BP and the U.S. government portrayed in public a united front as a runaway well spewed oil into the Gulf of Mexico in 2010. But they privately sought to withhold potentially critical information from each other, possibly slowing efforts to solve the crisis.
“I didn’t feel a partnership, you know, ‘Let’s figure out how we’re going to solve the flow rate problem. Let’s sit down and put the best minds from BP and the best minds of government and work this out,’?” said Marcia McNutt, head of the U.S. Geological Survey, who headed a government team tasked with determining how much oil was spilling from BP’s Macondo well. “There was this tenseness. It was almost kind of a chill in the room when flow rate issues came up.”
Knowing how fast the oil was flowing was a key to evaluating possible ways to stop it. The transcript shows the tight-fitting capping stack that ultimately closed the well was available long before BP used it, but the company first went through a series of other fixes that failed.

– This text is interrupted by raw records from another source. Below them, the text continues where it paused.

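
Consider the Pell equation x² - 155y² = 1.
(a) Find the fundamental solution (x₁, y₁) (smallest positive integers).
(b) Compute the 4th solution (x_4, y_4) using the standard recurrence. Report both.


Step 1: Find the fundamental solution (x₁, y₁) of x² - 155y² = 1.
  Expand √155 as a continued fraction. a₀ = ⌊√155⌋ = 12; iterate m_{k+1} = d_k·a_k − m_k, d_{k+1} = (155 − m_{k+1}²)/d_k, a_{k+1} = ⌊(a₀ + m_{k+1})/d_{k+1}⌋ (starting m₀ = 0, d₀ = 1), with convergents p_k = a_k·p_{k-1} + p_{k-2}, q_k = a_k·q_{k-1} + q_{k-2} (p₋₁ = 1, q₋₁ = 0):
  k = 0: a₀ = 12; p₀/q₀ = 12/1; p₀² − 155·q₀² = 144 − 155 = -11.
  k = 1: m = 12, d = 11, a = ⌊(12 + 12)/11⌋ = 2; p/q = (2·12 + 1)/(2·1 + 0) = 25/2; p² − 155·q² = 625 − 620 = 5.
  k = 2: m = 10, d = 5, a = ⌊(12 + 10)/5⌋ = 4; p/q = (4·25 + 12)/(4·2 + 1) = 112/9; p² − 155·q² = 12544 − 12555 = -11.
  k = 3: m = 10, d = 11, a = ⌊(12 + 10)/11⌋ = 2; p/q = (2·112 + 25)/(2·9 + 2) = 249/20; p² − 155·q² = 62001 − 62000 = 1.
  The first convergent with p² − 155·q² = 1 gives the fundamental solution (x₁, y₁) = (249, 20).
Step 2: Apply the recurrence (x_{n+1}, y_{n+1}) = (x₁x_n + 155y₁y_n, x₁y_n + y₁x_n) repeatedly.
  From (x_1, y_1) = (249, 20): x_2 = 249·249 + 155·20·20 = 124001; y_2 = 249·20 + 20·249 = 9960.
  From (x_2, y_2) = (124001, 9960): x_3 = 249·124001 + 155·20·9960 = 61752249; y_3 = 249·9960 + 20·124001 = 4960060.
  From (x_3, y_3) = (61752249, 4960060): x_4 = 249·61752249 + 155·20·4960060 = 30752496001; y_4 = 249·4960060 + 20·61752249 = 2470099920.
Step 3: Verify x_4² - 155·y_4² = 945716010291520992001 - 945716010291520992000 = 1 (should be 1). ✓

(x_1, y_1) = (249, 20); (x_4, y_4) = (30752496001, 2470099920).


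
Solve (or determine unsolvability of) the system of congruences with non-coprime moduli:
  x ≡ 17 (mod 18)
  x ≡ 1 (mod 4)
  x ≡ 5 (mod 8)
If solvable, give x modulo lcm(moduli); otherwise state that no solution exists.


Moduli 18, 4, 8 are not pairwise coprime, so CRT works modulo lcm(m_i) when all pairwise compatibility conditions hold.
Pairwise compatibility: gcd(m_i, m_j) must divide a_i - a_j for every pair.
Merge one congruence at a time:
  Start: x ≡ 17 (mod 18).
  Combine with x ≡ 1 (mod 4): gcd(18, 4) = 2; 1 - 17 = -16, which IS divisible by 2, so compatible.
    Write x = 17 + 18·t and substitute into x ≡ 1 (mod 4): 18·t ≡ 1 − 17 = -16 (mod 4).
    Divide the congruence (and modulus) by g = 2: 9·t ≡ -8 (mod 2).
    Reduce coefficients mod 2: 1·t ≡ 0 (mod 2).
    So t ≡ 0 (mod 2).
    Then x = 17 + 18·0 = 17, valid modulo lcm(18, 4) = 36: x ≡ 17 (mod 36).
  Combine with x ≡ 5 (mod 8): gcd(36, 8) = 4; 5 - 17 = -12, which IS divisible by 4, so compatible.
    Write x = 17 + 36·t and substitute into x ≡ 5 (mod 8): 36·t ≡ 5 − 17 = -12 (mod 8).
    Divide the congruence (and modulus) by g = 4: 9·t ≡ -3 (mod 2).
    Reduce coefficients mod 2: 1·t ≡ 1 (mod 2).
    So t ≡ 1 (mod 2).
    Then x = 17 + 36·1 = 53, valid modulo lcm(36, 8) = 72: x ≡ 53 (mod 72).
Verify: 53 mod 18 = 17, 53 mod 4 = 1, 53 mod 8 = 5.

x ≡ 53 (mod 72).


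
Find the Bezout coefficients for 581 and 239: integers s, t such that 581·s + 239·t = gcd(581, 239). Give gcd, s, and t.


Euclidean algorithm on (581, 239) — divide until remainder is 0:
  581 = 2 · 239 + 103
  239 = 2 · 103 + 33
  103 = 3 · 33 + 4
  33 = 8 · 4 + 1
  4 = 4 · 1 + 0
gcd(581, 239) = 1.
Track Bezout coefficients alongside the remainders: start with r₀ = 581 = a·1 + b·0 (s = 1, t = 0) and r₁ = 239 = a·0 + b·1 (s = 0, t = 1); each new remainder r_{k+1} = r_{k-1} − q_k·r_k inherits s_{k+1} = s_{k-1} − q_k·s_k, t_{k+1} = t_{k-1} − q_k·t_k, so r_k = a·s_k + b·t_k at every step:
  q = 2: r = 103, s = 1 − 2·0 = 1, t = 0 − 2·1 = -2  (check: 581·1 + 239·(-2) = 103)
  q = 2: r = 33, s = 0 − 2·1 = -2, t = 1 − 2·(-2) = 5  (check: 581·(-2) + 239·5 = 33)
  q = 3: r = 4, s = 1 − 3·(-2) = 7, t = -2 − 3·5 = -17  (check: 581·7 + 239·(-17) = 4)
  q = 8: r = 1, s = -2 − 8·7 = -58, t = 5 − 8·(-17) = 141  (check: 581·(-58) + 239·141 = 1)
The row with r = 1 (the gcd) gives the Bezout coefficients s = -58, t = 141.
Result: 581 · (-58) + 239 · (141) = 1.

gcd(581, 239) = 1; s = -58, t = 141 (check: 581·(-58) + 239·141 = 1).


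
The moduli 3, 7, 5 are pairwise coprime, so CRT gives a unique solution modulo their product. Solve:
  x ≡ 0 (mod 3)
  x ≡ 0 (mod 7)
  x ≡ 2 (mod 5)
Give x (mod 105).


Moduli 3, 7, 5 are pairwise coprime; by CRT there is a unique solution modulo M = 3 · 7 · 5 = 105.
Solve pairwise, accumulating the modulus:
  Start with x ≡ 0 (mod 3).
  Combine with x ≡ 0 (mod 7): since gcd(3, 7) = 1, we get a unique residue mod 21.
    Write x = 0 + 3·t and substitute into x ≡ 0 (mod 7): 3·t ≡ 0 − 0 = 0 (mod 7).
    The inverse of 3 mod 7 is 5 (since 3·5 = 15 = 2·7 + 1), so t ≡ 5·0 = 0 ≡ 0 (mod 7).
    Then x = 0 + 3·0 = 0, valid modulo lcm(3, 7) = 21: x ≡ 0 (mod 21).
  Combine with x ≡ 2 (mod 5): since gcd(21, 5) = 1, we get a unique residue mod 105.
    Write x = 0 + 21·t and substitute into x ≡ 2 (mod 5): 21·t ≡ 2 − 0 = 2 (mod 5).
    Reduce coefficients mod 5: 1·t ≡ 2 (mod 5).
    So t ≡ 2 (mod 5).
    Then x = 0 + 21·2 = 42, valid modulo lcm(21, 5) = 105: x ≡ 42 (mod 105).
Verify: 42 mod 3 = 0 ✓, 42 mod 7 = 0 ✓, 42 mod 5 = 2 ✓.

x ≡ 42 (mod 105).


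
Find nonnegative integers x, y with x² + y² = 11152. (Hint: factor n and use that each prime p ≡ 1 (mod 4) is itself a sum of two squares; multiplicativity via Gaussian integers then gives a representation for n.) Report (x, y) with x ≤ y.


Step 1: Factor n = 11152 = 2^4 · 17 · 41.
Step 2: Check the mod-4 condition on each prime factor: 2 = 2 (special); 17 ≡ 1 (mod 4), exponent 1; 41 ≡ 1 (mod 4), exponent 1.
All primes ≡ 3 (mod 4) appear to even exponent (or don't appear), so by the two-squares theorem n IS expressible as a sum of two squares.
Step 3: Build a representation. Group n = k² · m with k = 4 and m = 17 · 41 = 697 (a product of primes ≡ 1 (mod 4)); a representation of m scales to one of n via (k·x)² + (k·y)² = k²(x² + y²). Each prime p ≡ 1 (mod 4) is itself a sum of two squares; find a² by testing p − a² for a perfect square:
  17: 17 − 1² = 16 = 4² ⇒ 17 = 1² + 4².
  41: 41 − 1² = 40, 41 − 2² = 37, 41 − 3² = 32, 41 − 4² = 25 = 5² ⇒ 41 = 4² + 5².
  Combine using the Brahmagupta–Fibonacci identity (a² + b²)(c² + d²) = (ac − bd)² + (ad + bc)² = (ac + bd)² + (ad − bc)²:
  17 · 41 = 697: from (1² + 4²)(4² + 5²), take (1·4 − 4·5, 1·5 + 4·4) = (4 − 20, 5 + 16) = (-16, 21); dropping signs (only squares matter) gives (16, 21); check 16² + 21² = 256 + 441 = 697 ✓.
  Scale by k = 4: (4·16, 4·21) = (64, 84).
Step 4: Order so x ≤ y and verify: 64² + 84² = 4096 + 7056 = 11152 = n. ✓

n = 11152 = 64² + 84² (one valid representation with x ≤ y).


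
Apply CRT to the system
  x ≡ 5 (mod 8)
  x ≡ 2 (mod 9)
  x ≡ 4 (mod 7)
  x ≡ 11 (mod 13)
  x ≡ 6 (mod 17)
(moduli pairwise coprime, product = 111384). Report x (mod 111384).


Product of moduli M = 8 · 9 · 7 · 13 · 17 = 111384.
Merge one congruence at a time:
  Start: x ≡ 5 (mod 8).
  Combine with x ≡ 2 (mod 9); new modulus lcm = 72.
    Write x = 5 + 8·t and substitute into x ≡ 2 (mod 9): 8·t ≡ 2 − 5 = -3 (mod 9).
    Reduce coefficients mod 9: 8·t ≡ 6 (mod 9).
    The inverse of 8 mod 9 is 8 (since 8·8 = 64 = 7·9 + 1), so t ≡ 8·6 = 48 ≡ 3 (mod 9).
    Then x = 5 + 8·3 = 29, valid modulo lcm(8, 9) = 72: x ≡ 29 (mod 72).
  Combine with x ≡ 4 (mod 7); new modulus lcm = 504.
    Write x = 29 + 72·t and substitute into x ≡ 4 (mod 7): 72·t ≡ 4 − 29 = -25 (mod 7).
    Reduce coefficients mod 7: 2·t ≡ 3 (mod 7).
    The inverse of 2 mod 7 is 4 (since 2·4 = 8 = 1·7 + 1), so t ≡ 4·3 = 12 ≡ 5 (mod 7).
    Then x = 29 + 72·5 = 389, valid modulo lcm(72, 7) = 504: x ≡ 389 (mod 504).
  Combine with x ≡ 11 (mod 13); new modulus lcm = 6552.
    Write x = 389 + 504·t and substitute into x ≡ 11 (mod 13): 504·t ≡ 11 − 389 = -378 (mod 13).
    Reduce coefficients mod 13: 10·t ≡ 12 (mod 13).
    The inverse of 10 mod 13 is 4 (since 10·4 = 40 = 3·13 + 1), so t ≡ 4·12 = 48 ≡ 9 (mod 13).
    Then x = 389 + 504·9 = 4925, valid modulo lcm(504, 13) = 6552: x ≡ 4925 (mod 6552).
  Combine with x ≡ 6 (mod 17); new modulus lcm = 111384.
    Write x = 4925 + 6552·t and substitute into x ≡ 6 (mod 17): 6552·t ≡ 6 − 4925 = -4919 (mod 17).
    Reduce coefficients mod 17: 7·t ≡ 11 (mod 17).
    The inverse of 7 mod 17 is 5 (since 7·5 = 35 = 2·17 + 1), so t ≡ 5·11 = 55 ≡ 4 (mod 17).
    Then x = 4925 + 6552·4 = 31133, valid modulo lcm(6552, 17) = 111384: x ≡ 31133 (mod 111384).
Verify against each original: 31133 mod 8 = 5, 31133 mod 9 = 2, 31133 mod 7 = 4, 31133 mod 13 = 11, 31133 mod 17 = 6.

x ≡ 31133 (mod 111384).


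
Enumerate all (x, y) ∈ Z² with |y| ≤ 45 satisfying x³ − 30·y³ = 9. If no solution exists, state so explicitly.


The equation is x³ - 30y³ = 9. For fixed y, x³ = 30·y³ + 9, so a solution requires the RHS to be a perfect cube.
Strategy: iterate y from -45 to 45, compute RHS = 30·y³ + 9, and check whether it is a (positive or negative) perfect cube.
Check small values of y:
  y = 0: RHS = 9 is not a perfect cube.
  y = 1: RHS = 39 is not a perfect cube.
  y = -1: RHS = -21 is not a perfect cube.
  y = 2: RHS = 249 is not a perfect cube.
  y = -2: RHS = -231 is not a perfect cube.
  y = 3: RHS = 819 is not a perfect cube.
  y = -3: RHS = -801 is not a perfect cube.
Continuing the search up to |y| = 45 finds no solutions either.
No (x, y) in the scanned range satisfies the equation.

No integer solutions with |y| ≤ 45.


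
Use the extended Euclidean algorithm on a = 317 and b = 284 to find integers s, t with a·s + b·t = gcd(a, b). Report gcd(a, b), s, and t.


Euclidean algorithm on (317, 284) — divide until remainder is 0:
  317 = 1 · 284 + 33
  284 = 8 · 33 + 20
  33 = 1 · 20 + 13
  20 = 1 · 13 + 7
  13 = 1 · 7 + 6
  7 = 1 · 6 + 1
  6 = 6 · 1 + 0
gcd(317, 284) = 1.
Track Bezout coefficients alongside the remainders: start with r₀ = 317 = a·1 + b·0 (s = 1, t = 0) and r₁ = 284 = a·0 + b·1 (s = 0, t = 1); each new remainder r_{k+1} = r_{k-1} − q_k·r_k inherits s_{k+1} = s_{k-1} − q_k·s_k, t_{k+1} = t_{k-1} − q_k·t_k, so r_k = a·s_k + b·t_k at every step:
  q = 1: r = 33, s = 1 − 1·0 = 1, t = 0 − 1·1 = -1  (check: 317·1 + 284·(-1) = 33)
  q = 8: r = 20, s = 0 − 8·1 = -8, t = 1 − 8·(-1) = 9  (check: 317·(-8) + 284·9 = 20)
  q = 1: r = 13, s = 1 − 1·(-8) = 9, t = -1 − 1·9 = -10  (check: 317·9 + 284·(-10) = 13)
  q = 1: r = 7, s = -8 − 1·9 = -17, t = 9 − 1·(-10) = 19  (check: 317·(-17) + 284·19 = 7)
  q = 1: r = 6, s = 9 − 1·(-17) = 26, t = -10 − 1·19 = -29  (check: 317·26 + 284·(-29) = 6)
  q = 1: r = 1, s = -17 − 1·26 = -43, t = 19 − 1·(-29) = 48  (check: 317·(-43) + 284·48 = 1)
The row with r = 1 (the gcd) gives the Bezout coefficients s = -43, t = 48.
Result: 317 · (-43) + 284 · (48) = 1.

gcd(317, 284) = 1; s = -43, t = 48 (check: 317·(-43) + 284·48 = 1).


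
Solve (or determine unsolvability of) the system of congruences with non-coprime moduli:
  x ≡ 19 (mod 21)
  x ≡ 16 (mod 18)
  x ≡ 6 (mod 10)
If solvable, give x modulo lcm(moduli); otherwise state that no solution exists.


Moduli 21, 18, 10 are not pairwise coprime, so CRT works modulo lcm(m_i) when all pairwise compatibility conditions hold.
Pairwise compatibility: gcd(m_i, m_j) must divide a_i - a_j for every pair.
Merge one congruence at a time:
  Start: x ≡ 19 (mod 21).
  Combine with x ≡ 16 (mod 18): gcd(21, 18) = 3; 16 - 19 = -3, which IS divisible by 3, so compatible.
    Write x = 19 + 21·t and substitute into x ≡ 16 (mod 18): 21·t ≡ 16 − 19 = -3 (mod 18).
    Divide the congruence (and modulus) by g = 3: 7·t ≡ -1 (mod 6).
    Reduce coefficients mod 6: 1·t ≡ 5 (mod 6).
    So t ≡ 5 (mod 6).
    Then x = 19 + 21·5 = 124, valid modulo lcm(21, 18) = 126: x ≡ 124 (mod 126).
  Combine with x ≡ 6 (mod 10): gcd(126, 10) = 2; 6 - 124 = -118, which IS divisible by 2, so compatible.
    Write x = 124 + 126·t and substitute into x ≡ 6 (mod 10): 126·t ≡ 6 − 124 = -118 (mod 10).
    Divide the congruence (and modulus) by g = 2: 63·t ≡ -59 (mod 5).
    Reduce coefficients mod 5: 3·t ≡ 1 (mod 5).
    The inverse of 3 mod 5 is 2 (since 3·2 = 6 = 1·5 + 1), so t ≡ 2·1 = 2 ≡ 2 (mod 5).
    Then x = 124 + 126·2 = 376, valid modulo lcm(126, 10) = 630: x ≡ 376 (mod 630).
Verify: 376 mod 21 = 19, 376 mod 18 = 16, 376 mod 10 = 6.

x ≡ 376 (mod 630).


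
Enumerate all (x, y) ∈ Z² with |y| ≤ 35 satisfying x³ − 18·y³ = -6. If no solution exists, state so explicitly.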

In a May 19, 2010, email, McNutt’s predecessor in leading the government’s flow rate technical group, David Moore, suggested to other government officials that information flow only one way. “The only role of BP in the exercise is in providing access to data,” he wrote.
Law professor LeCesne said BP’s culpability could be mitigated if “the information the government was withholding in some way affected BP’s ability to respond on its part.”